Magnetocaloric particles of the Laves phase compound HoAl2 prepared by electrode induction melting gas atomization

TL;DR

This paper reports a new method to produce high-quality magnetocaloric particles of HoAl2 with desirable properties for magnetic refrigeration, using electrode induction melting gas atomization, suitable for practical applications.

Contribution

A novel electrode induction melting gas atomization process for producing magnetocaloric particles of HoAl2 with improved morphology and magnetic properties.

Findings

Particles are submillimeter and spherical with few pores.

Magnetocaloric effect comparable to bulk HoAl2.

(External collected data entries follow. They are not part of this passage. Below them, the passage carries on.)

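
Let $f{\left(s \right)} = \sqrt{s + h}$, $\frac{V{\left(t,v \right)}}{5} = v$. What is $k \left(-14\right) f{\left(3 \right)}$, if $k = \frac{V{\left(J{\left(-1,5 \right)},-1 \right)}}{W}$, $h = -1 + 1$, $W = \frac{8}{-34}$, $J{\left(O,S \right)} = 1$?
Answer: $- \frac{595 \sqrt{3}}{2} \approx -515.29$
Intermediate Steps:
$V{\left(t,v \right)} = 5 v$
$W = - \frac{4}{17}$ ($W = 8 \left(- \frac{1}{34}\right) = - \frac{4}{17} \approx -0.23529$)
$h = 0$
$f{\left(s \right)} = \sqrt{s}$ ($f{\left(s \right)} = \sqrt{s + 0} = \sqrt{s}$)
$k = \frac{85}{4}$ ($k = \frac{5 \left(-1\right)}{- \frac{4}{17}} = \left(-5\right) \left(- \frac{17}{4}\right) = \frac{85}{4} \approx 21.25$)
$k \left(-14\right) f{\left(3 \right)} = \frac{85}{4} \left(-14\right) \sqrt{3} = - \frac{595 \sqrt{3}}{2}$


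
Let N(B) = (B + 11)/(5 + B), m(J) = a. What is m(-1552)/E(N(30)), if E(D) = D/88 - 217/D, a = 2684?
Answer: -338935520/23390919 ≈ -14.490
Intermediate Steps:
m(J) = 2684
N(B) = (11 + B)/(5 + B)
E(D) = -217/D + D/88 (E(D) = D*(1/88) - 217/D = D/88 - 217/D = -217/D + D/88)
m(-1552)/E(N(30)) = 2684/(-217*(5 + 30)/(11 + 30) + ((11 + 30)/(5 + 30))/88) = 2684/(-217/(41/35) + (41/35)/88) = 2684/(-217/((1/35)*41) + ((1/35)*41)/88) = 2684/(-217/41/35 + (1/88)*(41/35)) = 2684/(-217*35/41 + 41/3080) = 2684/(-7595/41 + 41/3080) = 2684/(-23390919/126280) = 2684*(-126280/23390919) = -338935520/23390919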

Method applicable to other high-melting-point magnetocaloric materials.

Abstract

Processing magnetocaloric materials into magnetic refrigerant particles is an essential issue in developing high-performance magnetic refrigerators. Here, we succeed in stably producing magnetocaloric particles of the promising material HoAl2 by a newly devised method based on electrode induction melting gas atomization process. The particle size range is on the order of submillimeter, which is suitable for practical refrigeration systems. The resulting particles with less contamination have good morphological, magnetic, and magnetocaloric properties: (i) almost spherical shapes with few internal pores, (ii) a sharp ferromagnetic transition around 30 K, and (iii) a large magnetocaloric effect comparable to the bulk counterpart. These features suggest the HoAl$_{2}$ gas-atomized particles have the potential of use as a magnetic refrigerant. The presented method can be applied not only to HoAl2 but also to other brittle magnetocaloric materials with high melting points, facilitating the production of various magnetic refrigerants needed to develop magnetic refrigerators for hydrogen liquefaction.